Our Century

From Smethwick to stingrays


Jane Reynolds, Halesowen,
Born 1961

Jane Reynolds


"Everyone experiences life-changing moments, after which nothing will ever be quite the same again. One of mine happened at Smethwick swimming baths, where I learned to dive.

"So with a tank full of air strapped to my back I can now explore the world's oceans. Well, little bits of them anyway.

"A new world has opened up; one I first glimpsed courtesy of Jacques Cousteau and his team on the telly of the 1970s. Now I can experience the underworld wonders first-hand. And what wonders they are.

"I've been been face to jaws with reef sharks in the Caribbean, gazed with awe at the graceful beauty of a stingray in the Indian Ocean and watched scallops dancing across a wreck off the west coast of Scotland.
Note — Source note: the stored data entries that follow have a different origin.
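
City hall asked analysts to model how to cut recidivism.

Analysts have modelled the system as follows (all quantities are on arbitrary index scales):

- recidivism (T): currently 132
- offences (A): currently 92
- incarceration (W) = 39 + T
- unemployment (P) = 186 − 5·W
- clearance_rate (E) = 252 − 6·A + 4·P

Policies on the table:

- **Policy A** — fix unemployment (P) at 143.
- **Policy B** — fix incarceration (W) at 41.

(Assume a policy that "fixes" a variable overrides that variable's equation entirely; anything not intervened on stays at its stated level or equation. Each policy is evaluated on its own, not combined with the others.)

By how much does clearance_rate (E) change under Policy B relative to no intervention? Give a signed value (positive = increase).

2600

Baseline:
  T = 132
  A = 92
  W = 39 + 132 = 171
  P = 186 − 5·171 = -669
  E = 252 − 6·92 + 4·(-669) = -2976
Policy B (W := 41):
  T = 132
  A = 92
  W = 41
  P = 186 − 5·41 = -19
  E = 252 − 6·92 + 4·(-19) = -376
Change in E: -376 − (-2976) = 2600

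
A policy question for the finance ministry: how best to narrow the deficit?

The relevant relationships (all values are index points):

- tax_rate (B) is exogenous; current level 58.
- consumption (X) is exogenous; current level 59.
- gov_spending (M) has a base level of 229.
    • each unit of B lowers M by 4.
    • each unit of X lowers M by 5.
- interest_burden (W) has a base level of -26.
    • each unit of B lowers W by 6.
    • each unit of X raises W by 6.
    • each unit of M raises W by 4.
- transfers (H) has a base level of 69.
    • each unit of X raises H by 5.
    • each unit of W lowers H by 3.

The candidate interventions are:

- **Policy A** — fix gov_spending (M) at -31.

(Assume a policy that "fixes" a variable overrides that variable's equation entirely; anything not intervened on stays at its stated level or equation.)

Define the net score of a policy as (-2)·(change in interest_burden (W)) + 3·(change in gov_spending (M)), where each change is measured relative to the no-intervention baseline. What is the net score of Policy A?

Baseline:
  B = 58
  X = 59
  M = 229 − 4·58 − 5·59 = -298
  W = -26 − 6·58 + 6·59 + 4·(-298) = -1212
Policy A (M := -31):
  B = 58
  X = 59
  M = -31
  W = -26 − 6·58 + 6·59 + 4·(-31) = -144
ΔW = -144 − (-1212) = 1068; ΔM = -31 − (-298) = 267
Score = (-2)·1068 + 3·267 = -1335

-1335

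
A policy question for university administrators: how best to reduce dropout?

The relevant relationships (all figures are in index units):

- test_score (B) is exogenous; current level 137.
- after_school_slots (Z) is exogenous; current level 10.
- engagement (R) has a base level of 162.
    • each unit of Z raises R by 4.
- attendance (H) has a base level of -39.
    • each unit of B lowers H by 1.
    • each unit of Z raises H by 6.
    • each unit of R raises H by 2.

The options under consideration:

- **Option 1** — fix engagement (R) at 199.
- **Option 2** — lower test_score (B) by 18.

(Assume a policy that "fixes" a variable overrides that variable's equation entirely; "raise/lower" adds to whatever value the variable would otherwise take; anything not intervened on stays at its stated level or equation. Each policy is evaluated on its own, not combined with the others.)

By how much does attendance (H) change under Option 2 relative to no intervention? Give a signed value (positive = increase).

Baseline:
  B = 137
  Z = 10
  R = 162 + 4·10 = 202
  H = -39 − 137 + 6·10 + 2·202 = 288
Option 2 (B − 18):
  B = 137 − 18 = 119
  Z = 10
  R = 162 + 4·10 = 202
  H = -39 − 119 + 6·10 + 2·202 = 306
Change in H: 306 − 288 = 18

18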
"But it all started in Smethwick, which is just about as far away from the sea as you can get in this small island of ours.

"Maybe it's because we're an island that so many people are fascinated with what lies below the surface of the sea that surrounds us.

"It's a fascination that prompts normally sane people to abandon their nearest and dearest at weekends to spend hours bobbing around in boats for what seems like a few brief moments under the waves.

"But it's one that binds people together in a camaraderie of adventure, exploration and concern - an essentially 20th Century concern for the way in which we treat the world's oceans as a dumping ground and the adverse effect this is having on the eco system.

See? There I go. 'Eco system'. Life will never be the same again.